Lange habe ich mich erfolgreich davor gedrückt, Spinalonga zu besuchen, bis wir die griechische Fernsehserie „To Nisi“ (Die Insel) auf DVD erhielten. Diese Serie, die nach dem Roman von Victoria Hislop gedreht wurde, beeindruckt nicht nur durch die phantastische Regie von Theodoris Papadoulakis, sondern auch durch eine große Anzahl Charakterdarsteller, von denen ich nur die am 03.Okt.1981 in Kalamata geborene Gioulika Skafida hervorheben möchte. Man vergleicht sie mit der jungen Melina Mercouri, man sucht Vergleiche mit Greta Garbo, Sissy Spacek, Faye Dunaway, Anjelica Huston, Meryl Streep oder Romy Schneider. Ich bitte die Leser dieser Kolumne, sich selber ein Bild von dieser großartigen Darstellerin zu machen.

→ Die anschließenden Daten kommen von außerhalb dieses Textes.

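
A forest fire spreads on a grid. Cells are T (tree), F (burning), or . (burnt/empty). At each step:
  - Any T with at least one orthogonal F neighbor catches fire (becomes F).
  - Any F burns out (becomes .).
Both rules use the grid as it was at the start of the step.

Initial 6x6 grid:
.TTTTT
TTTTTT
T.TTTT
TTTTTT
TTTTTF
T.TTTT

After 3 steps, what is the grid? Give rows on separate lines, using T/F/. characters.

Step 1: 3 trees catch fire, 1 burn out
  .TTTTT
  TTTTTT
  T.TTTT
  TTTTTF
  TTTTF.
  T.TTTF
Step 2: 4 trees catch fire, 3 burn out
  .TTTTT
  TTTTTT
  T.TTTF
  TTTTF.
  TTTF..
  T.TTF.
Step 3: 5 trees catch fire, 4 burn out
  .TTTTT
  TTTTTF
  T.TTF.
  TTTF..
  TTF...
  T.TF..

.TTTTT
TTTTTF
T.TTF.
TTTF..
TTF...
T.TF..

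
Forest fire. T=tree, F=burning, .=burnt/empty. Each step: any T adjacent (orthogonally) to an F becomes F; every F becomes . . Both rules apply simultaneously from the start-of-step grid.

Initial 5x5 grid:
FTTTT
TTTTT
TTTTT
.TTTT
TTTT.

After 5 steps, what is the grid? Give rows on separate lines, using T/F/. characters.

Step 1: 2 trees catch fire, 1 burn out
  .FTTT
  FTTTT
  TTTTT
  .TTTT
  TTTT.
Step 2: 3 trees catch fire, 2 burn out
  ..FTT
  .FTTT
  FTTTT
  .TTTT
  TTTT.
Step 3: 3 trees catch fire, 3 burn out
  ...FT
  ..FTT
  .FTTT
  .TTTT
  TTTT.
Step 4: 4 trees catch fire, 3 burn out
  ....F
  ...FT
  ..FTT
  .FTTT
  TTTT.
Step 5: 4 trees catch fire, 4 burn out
  .....
  ....F
  ...FT
  ..FTT
  TFTT.

.....
....F
...FT
..FTT
TFTT.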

Zurück zur Insel, erlebten wir Ende Juli einen Ansturm von Menschen und wie es sich gehört, war das kleine Kafenion geschlossen. Jemand meinte, dass die Konzession abgelaufen wäre und gemäß einem neuen Gesetz die Gewährung einer neuen einige Monate dauern würde. Gefühlte 40 Grad, müde und ausgelaugt und nichts zum Trinken dabei, suchten wir nach etwas Flüssigem. Einige, sicherlich schlauer als wir, hatten kleine Wasserflaschen dabei (Kostas geht nie ohne Wasserflasche aus dem Haus), wir jedoch dachten (ich in erster Linie): wo ein Flecken Erde in Griechenland frei ist, ist auch ein Kiosk in der Nähe. Pustekuchen!Unser Aufenthalt auf der ehemaligen Leprainsel war begleitet von unseren noch so lebhaften Eindrücken der Fernsehserie. Wie sahen, wie die Figur Maria, gespielt von Gioulika Skafida von ihrem Vater Kostas zur Insel gebracht wird. Wir sahen sie durch den gut zehn Meter langen Tunnel zur Krankenstation gehen. Wir lauschten dem vertonten Text von Adriana Bambali „Ise esi o anthropos mou“ (Du bist mein Mensch) und erinnerten uns an das kleine Gedicht von Epamonidas Remundakis, der die „Brüderschaft der Kranken von Spinalonga“ gegründet hatte.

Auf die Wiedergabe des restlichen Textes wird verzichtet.